Trademark can be complicated. Trademarking a series, even more so.
Going back to the use of the word “twilight” we can look at some brand confusion with this Edward’s Twilight: edward’s version of twilight. Before you click that link ask yourself what you think that book is about. After you click it, read the comments. You will see evidence of consumer confusion there. Some poor young girl got a gift thinking it was one thing, when really it was not. And though there may be some gray area because this book is a parody, the author still stands the chance of having the book taken down regardless of Fair Use law and the issue of parody. But, people who own trademarks have to pay to fight for their rights. It costs them money to protect the mark. It becomes a burden on the trademark owner. Someone would have to have a very good reason to inflict such a laborious and costly issue upon themselves. Trademark is for PROTECTION.

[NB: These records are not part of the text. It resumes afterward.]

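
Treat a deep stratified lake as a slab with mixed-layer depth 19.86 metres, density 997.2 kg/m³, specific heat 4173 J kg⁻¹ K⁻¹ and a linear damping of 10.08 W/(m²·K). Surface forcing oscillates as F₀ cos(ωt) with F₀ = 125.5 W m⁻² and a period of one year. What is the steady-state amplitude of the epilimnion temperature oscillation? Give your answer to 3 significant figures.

Areal heat capacity C = ρ c_p D = 997.2 × 4173 × 19.86 = 8.26×10^7 J/(m²·K).
Angular frequency ω = 2π / T = 2π / 3.15×10^7 s = 1.99×10^-7 s⁻¹.
√((Cω)² + λ²) = √((16.5)² + 10.08²) = 19.3 W/(m²·K).
Amplitude A = F₀ / √((Cω)²+λ²) = 125.5 / 19.3 = 6.50 K.

6.50 K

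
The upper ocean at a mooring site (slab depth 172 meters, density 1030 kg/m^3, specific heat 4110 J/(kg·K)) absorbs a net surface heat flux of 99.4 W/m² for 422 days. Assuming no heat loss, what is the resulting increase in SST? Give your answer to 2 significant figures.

5.0 K

Areal heat capacity C = ρ c_p D = 1030 × 4110 × 172 = 7.28×10^8 J/(m²·K).
Net heat input Q = F Δt = 99.4 × (422 days × 86400 s/day) = 3.62×10^9 J/m².
ΔT = Q / C = 3.62×10^9 / 7.28×10^8 = 4.98 K.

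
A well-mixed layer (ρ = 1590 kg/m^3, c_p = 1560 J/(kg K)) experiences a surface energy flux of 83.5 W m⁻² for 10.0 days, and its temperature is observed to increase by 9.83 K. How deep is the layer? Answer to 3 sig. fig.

2.96 m

Heat input Q = F Δt = 83.5 × 8.64×10^5 s = 7.21×10^7 J/m².
Required areal heat capacity C = Q / ΔT = 7.34×10^6 J/(m²·K).
Depth D = C / (ρ c_p) = 7.34×10^6 / (1590 × 1560) = 2.96 m.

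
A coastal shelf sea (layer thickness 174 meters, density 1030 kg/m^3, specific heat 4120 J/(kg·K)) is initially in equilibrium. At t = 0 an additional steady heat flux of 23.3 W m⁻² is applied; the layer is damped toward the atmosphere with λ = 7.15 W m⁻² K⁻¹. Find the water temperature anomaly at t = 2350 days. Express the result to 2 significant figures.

Areal heat capacity C = ρ c_p D = 1030 × 4120 × 174 = 7.38×10^8 J/(m^2 K).
τ = C / λ = 7.38×10^8 / 7.15 = 1.03×10^8 s.
Equilibrium anomaly ΔT_eq = F / λ = 23.3 / 7.15 = 3.26 K.
t = 2350 days = 2.03×10^8 s, so t/τ = 1.97.
ΔT(t) = ΔT_eq (1 − e^(−t/τ)) = 3.26 × (1 − e^−1.97) = 2.80 K.

2.8 K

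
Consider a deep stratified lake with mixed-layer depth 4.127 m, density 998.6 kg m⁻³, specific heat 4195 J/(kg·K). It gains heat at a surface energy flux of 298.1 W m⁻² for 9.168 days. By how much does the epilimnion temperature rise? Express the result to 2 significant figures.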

The issue with the trademark of the word “Cocky” was in how the author dealt with it. She treated it as though she owned the word outright. She didn’t. What she did wasn’t because she “owned” the word. She didn’t. The problem was with owner who, herself, didn’t understand what she could or couldn’t do with her trademark and overreached by policing it in an inappropriate manner. She misused the trademark and inevitably lost it.
But, many trademarks are approved, employed and never cause anyone any trouble at all because the trademark owner understands the use and reach of what they have.
There are steps and processes in place to keep people from inappropriately using their trademark. Just like there are steps and processes in place to keep people from other inappropriate behaviors with other laws, contracts, agreements, etc.
There are legitimate reasons to trademark your brand name or word. Reasons that are good for the business and the consumer. Making up reasons to hate someone or fear what they are doing without investigating, checking facts or even courtesy is tantamount to a witch hunt, fear-mongering, and hate culture. It’s okay to not understand something. It’s okay to question it. It’s not okay to slander someone because you don’t like what they’re doing.
Perhaps our next lesson should be on SLANDER or DEFAMATION? https://www.legalzoom.com/articles/differences-between-defamation-slander-and-libel
Sheila English
This is not meant to be used or construed as legal advice. It is not meant to take the place of professional legal advice.